A acusada, Graça Adelini, conseguiu provar a sua inocência após os adivinhadores a que recorreu declararem que o seu coração ‘estava limpo’. Voltou a tribunal para receber uma indemnização (…).

A sentença foi dada por Afonso Mendes, figura máxima da autoridade tradicional e representante do rei do Congo, e pelos 24 elementos da corte real que formam o lumbu, tribunal consuetudinário que julga questões comunitárias.

A sessão que decorre em kikongo (…) inicia-se por volta das 09h30. (…) O julgamento decorre com os conselheiros a dirigirem palavras sábias e recomendações sob forma de parábolas, cânticos e danças que servem também de ensinamentos. (...)

É chegada a altura da sentença de Graça Adelini.
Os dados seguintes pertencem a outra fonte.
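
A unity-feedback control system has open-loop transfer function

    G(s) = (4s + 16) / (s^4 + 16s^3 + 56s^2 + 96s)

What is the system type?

Factor s from the denominator: s^4 + 16s^3 + 56s^2 + 96s = s·(s^3 + 16s^2 + 56s + 96).
There is 1 pole at the origin, so the system is Type 1.

Type 1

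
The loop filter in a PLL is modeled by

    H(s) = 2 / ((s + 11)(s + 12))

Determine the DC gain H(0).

H(0) = 1/66 ≈ 0.01515

Set s = 0: H(0) = (2) / (132) = 1/66.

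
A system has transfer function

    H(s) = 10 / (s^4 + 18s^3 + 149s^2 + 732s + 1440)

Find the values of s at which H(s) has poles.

s = -3 ± 6j, -8, -4

The poles are the roots of the denominator s^4 + 18s^3 + 149s^2 + 732s + 1440 = 0.
Trying s = -8: the polynomial evaluates to 0, so (s + 8) is a factor.
Dividing out leaves s^3 + 10s^2 + 69s + 180 = 0.
This factors further as (s^2 + 6s + 45)(s + 4) = 0.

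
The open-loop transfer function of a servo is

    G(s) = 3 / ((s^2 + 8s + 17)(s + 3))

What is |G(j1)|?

|G(j1)| ≈ 0.05303

Substitute s = j1: numerator = 3, denominator = 40 + j40.
|G(j1)| = |3| / |40 + j40| = 3 / 56.569 ≈ 0.05303.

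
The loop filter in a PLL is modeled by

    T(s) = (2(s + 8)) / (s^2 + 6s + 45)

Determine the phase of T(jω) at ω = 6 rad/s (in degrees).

At s = j6: numerator = 16 + j12, denominator = 9 + j36.
∠T = ∠num − ∠den = 36.870° − (75.964°) = -39.09°.

∠T(j6) ≈ -39.09°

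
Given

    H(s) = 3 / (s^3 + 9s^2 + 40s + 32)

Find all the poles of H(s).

s = -4 + 4j, -4 - 4j, -1

The poles are the roots of the denominator s^3 + 9s^2 + 40s + 32 = 0.
Trying s = -1: the polynomial evaluates to 0, so (s + 1) is a factor.
Dividing out leaves s^2 + 8s + 32 = 0.
The quadratic formula then gives s = -4 ± 4j.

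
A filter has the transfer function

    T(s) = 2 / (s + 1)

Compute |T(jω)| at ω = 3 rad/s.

|T(j3)| ≈ 0.6325

Substitute s = j3: numerator = 2, denominator = 1 + j3.
|T(j3)| = |2| / |1 + j3| = 2 / 3.1623 ≈ 0.6325.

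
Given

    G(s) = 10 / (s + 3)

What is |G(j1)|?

Substitute s = j1: numerator = 10, denominator = 3 + j1.
|G(j1)| = |10| / |3 + j1| = 10 / 3.1623 ≈ 3.162.

|G(j1)| ≈ 3.162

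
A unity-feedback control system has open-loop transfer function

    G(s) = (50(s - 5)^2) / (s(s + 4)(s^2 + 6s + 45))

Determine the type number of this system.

The denominator has 1 factor of s at the origin (free integrator), so this is a Type 1 system.

Type 1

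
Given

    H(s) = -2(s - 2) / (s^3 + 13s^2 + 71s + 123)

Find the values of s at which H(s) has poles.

The poles are the roots of the denominator s^3 + 13s^2 + 71s + 123 = 0.
Trying s = -3: the polynomial evaluates to 0, so (s + 3) is a factor.
Dividing out leaves s^2 + 10s + 41 = 0.
The quadratic formula then gives s = -5 ± 4j.

s = -5 + 4j, -5 - 4j, -3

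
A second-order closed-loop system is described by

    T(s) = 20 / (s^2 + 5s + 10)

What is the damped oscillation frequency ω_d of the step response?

Comparing s^2 + 5s + 10 to s^2 + 2ζωₙs + ωₙ²: ωₙ = √10 ≈ 3.162 rad/s and ζ = 5/(2·√10) ≈ 0.7906.
ζωₙ = 5/2 = 2.5, so ω_d = ωₙ√(1−ζ²) = √(ωₙ² − (ζωₙ)²) = √(10 − 2.5²) = √3.75 ≈ 1.936 rad/s.

ω_d ≈ 1.936 rad/s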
A acusada de feitiçaria terá de dizer se aceita a indemnização que lhe colocam à frente: um porquinho, um alguidar de mandioca, duas grades de cerveja e 5 mil Kwanzas.

Após sair para conversar com os familiares, Graça rejeita a indemnização, por considerar que o leitão demasiado pequeno não compensa a humilhação e vergonha que sente no bairro.

Segue-se um processo negocial em que ambas partes saem para conferenciar sobre as indemnizações que Graça continua sem aceitar, enquanto os familiares da acusada protestam de forma mais acalorada e ameaçam que vão ‘dar porrada’ a quem continuar a chamá-la de bruxa.

Os juízes acabam por determinar que a indemnização deve ser aumentada e entregue na semana seguinte, concluindo-se a sessão sem agradar em pleno a nenhuma das partes.”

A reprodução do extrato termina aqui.